Santiago Amigorena officie comme scénariste depuis une vingtaine d’années pour le cinéma français et quelques coproductions ; ses collaborateurs les plus réguliers se nomment Cédric Klapisch (Le Péril jeune), Christophe Loizillon (Ma caméra et moi) ou Idrissa Ouédraogo (Samba Traoré). Il aborde sa première réalisation dans l’état d’esprit du débutant plein d’idées piochées ici et là au point de ne plus savoir où les mettre : la page du dossier de presse où il exprime ses intentions de cinéaste par une longue liste de « Ce que je voulais c’était…» (sans la virgule) est assez éloquente. Était-il nécessaire de passer par une évocation du 11-Septembre pour donner libre cours à ces idées de cinéma ? Reprenons ses propres termes pour y répondre.
« Ce que je voulais c’était écrire une tragédie d’espionnage (le résultat, parfois, peut faire rire).»
En effet, l’intrigue pratique assez bien le mélange des genres. Dans les premiers jours de septembre 2001, Elliot, un espion américain, disparaît de la circulation avec des informations capitales ; il donne cependant rendez-vous dans divers endroits d’Europe à sa fille Orlando, son fils adoptif David et sa vieille amie Irène, elle aussi agent secret. Tout ce beau monde est suivi de près par William Pound, un tueur mentalement instable, et des banquiers du Moyen-Orient. On voit assez vite où l’auteur veut en venir (on se doute que l’histoire se terminera le 11), et le croisement de la grande histoire et des toutes petites n’a rien de choquant en soi.
« Ce que je voulais c’était ne pas oublier que la première fois que j’ai embrassé une fille, c’était (…) devant James Bond contre Dr No. »
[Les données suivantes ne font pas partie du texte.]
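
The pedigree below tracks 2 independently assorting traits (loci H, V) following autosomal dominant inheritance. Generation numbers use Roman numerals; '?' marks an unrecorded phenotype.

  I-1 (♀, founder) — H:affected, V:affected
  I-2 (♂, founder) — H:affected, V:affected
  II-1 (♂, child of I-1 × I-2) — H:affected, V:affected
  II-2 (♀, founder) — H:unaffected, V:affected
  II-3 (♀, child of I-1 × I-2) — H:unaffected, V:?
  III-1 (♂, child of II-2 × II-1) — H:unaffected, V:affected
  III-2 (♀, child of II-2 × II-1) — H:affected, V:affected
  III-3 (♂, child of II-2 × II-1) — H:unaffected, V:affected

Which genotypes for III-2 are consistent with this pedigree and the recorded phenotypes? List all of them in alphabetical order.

III-2 ∈ {Hh VV, Hh Vv}

H/I-1 aff ·: Hh
H/I-2 aff ·: Hh
H/II-1 aff I-1×I-2: Hh
H/II-2 un ·: hh
H/II-3 un I-1×I-2: hh
H/III-1 un II-2×II-1: hh
H/III-2 aff II-2×II-1: Hh
H/III-3 un II-2×II-1: hh
⇒ H over [I-1,I-2,II-1,II-2,II-3,III-1,III-2,III-3]: 1 consistent
V/I-1 aff ·: Vv|VV
V/I-2 aff ·: Vv|VV
V/II-1 aff I-1×I-2: Vv|VV
V/II-2 aff ·: Vv|VV
V/II-3 ? I-1×I-2: vv|Vv|VV
V/III-1 aff II-2×II-1: Vv|VV
V/III-2 aff II-2×II-1: Vv|VV
V/III-3 aff II-2×II-1: Vv|VV
⇒ V over [I-1,I-2,II-1,II-2,II-3,III-1,III-2,III-3]: 184 consistent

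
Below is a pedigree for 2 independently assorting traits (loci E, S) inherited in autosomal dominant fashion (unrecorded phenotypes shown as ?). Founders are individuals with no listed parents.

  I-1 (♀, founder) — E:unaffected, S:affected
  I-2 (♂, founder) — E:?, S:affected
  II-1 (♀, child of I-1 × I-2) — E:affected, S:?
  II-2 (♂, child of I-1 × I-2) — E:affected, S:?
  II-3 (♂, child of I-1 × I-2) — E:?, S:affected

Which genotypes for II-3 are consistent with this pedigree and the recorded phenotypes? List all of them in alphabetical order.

II-3 ∈ {Ee SS, Ee Ss, ee SS, ee Ss}

E/I-1 un ·: ee
E/I-2 ? ·: Ee|EE
E/II-1 aff I-1×I-2: Ee
E/II-2 aff I-1×I-2: Ee
E/II-3 ? I-1×I-2: ee|Ee
⇒ E over [I-1,I-2,II-1,II-2,II-3]: 3 consistent
S/I-1 aff ·: Ss|SS
S/I-2 aff ·: Ss|SS
S/II-1 ? I-1×I-2: ss|Ss|SS
S/II-2 ? I-1×I-2: ss|Ss|SS
S/II-3 aff I-1×I-2: Ss|SS
⇒ S over [I-1,I-2,II-1,II-2,II-3]: 35 consistent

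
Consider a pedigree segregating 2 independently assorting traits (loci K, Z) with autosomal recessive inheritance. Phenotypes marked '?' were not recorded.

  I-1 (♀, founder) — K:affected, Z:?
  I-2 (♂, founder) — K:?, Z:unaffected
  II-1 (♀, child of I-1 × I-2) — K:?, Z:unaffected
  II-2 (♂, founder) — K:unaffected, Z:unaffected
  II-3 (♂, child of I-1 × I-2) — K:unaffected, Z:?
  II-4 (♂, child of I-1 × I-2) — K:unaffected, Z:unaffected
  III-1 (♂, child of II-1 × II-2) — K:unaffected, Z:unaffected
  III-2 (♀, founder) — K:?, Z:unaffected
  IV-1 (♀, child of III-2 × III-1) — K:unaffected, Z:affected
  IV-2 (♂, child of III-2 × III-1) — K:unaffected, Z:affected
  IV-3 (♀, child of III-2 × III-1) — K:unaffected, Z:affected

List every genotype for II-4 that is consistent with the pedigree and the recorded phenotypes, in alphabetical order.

II-4 ∈ {Kk ZZ, Kk Zz}

K/I-1 aff ·: kk
K/I-2 ? ·: KK|Kk
K/II-1 ? I-1×I-2: Kk|kk
K/II-2 un ·: KK|Kk
K/II-3 un I-1×I-2: Kk
K/II-4 un I-1×I-2: Kk
K/III-1 un II-1×II-2: KK|Kk
K/III-2 ? ·: KK|Kk|kk
K/IV-1 un III-2×III-1: KK|Kk
K/IV-2 un III-2×III-1: KK|Kk
K/IV-3 un III-2×III-1: KK|Kk
⇒ K over [I-1,I-2,II-1,II-2,II-3,II-4,III-1,III-2,IV-1,IV-2,IV-3]: 142 consistent
Z/I-1 ? ·: ZZ|Zz|zz
Z/I-2 un ·: ZZ|Zz
Z/II-1 un I-1×I-2: ZZ|Zz
Z/II-2 un ·: ZZ|Zz
Z/II-3 ? I-1×I-2: ZZ|Zz|zz
Z/II-4 un I-1×I-2: ZZ|Zz
Z/III-1 un II-1×II-2: Zz
Z/III-2 un ·: Zz
Z/IV-1 aff III-2×III-1: zz
Z/IV-2 aff III-2×III-1: zz
Z/IV-3 aff III-2×III-1: zz
⇒ Z over [I-1,I-2,II-1,II-2,II-3,II-4,III-1,III-2,IV-1,IV-2,IV-3]: 49 consistent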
Ça se gâte lorsque Amigorena se met à pratiquer le mélange des registres, avec l’apport de personnages excentriques et de dialogues décalés censés apporter un peu de fantaisie et de légèreté à cette tragédie, mais qui n’apparaissent que comme des distractions inutiles tirant l’ensemble vers une dimension proche du n’importe quoi, comme si rien n’avait d’importance. Irène est une espionne anticonformiste à la répartie facile, qui fume le cigarillo et parle fréquemment à sa tortue. William Pound, tueur professionnel implacable, est féru de poésie classique anglaise qu’il déclame volontiers, appelle fréquemment son psychiatre au téléphone (généralement en pleine mission) et mène ses filatures en camion de fleuriste. Les discussions prennent des tours parfois franchement ineptes, voire agaçants compte tenu de la toile de fond, telle cette dispute entre Orlando et David qui tourne au déballage puéril de l’amour/haine entre la France et les États-Unis. La relation ambiguë entre ces deux demi-frères est dans l’ensemble une belle idée, mais qui finit par n’être qu’une addition sans autre but que se faire raconter, montrer son anticonformisme et son décalage par rapport au contexte du film.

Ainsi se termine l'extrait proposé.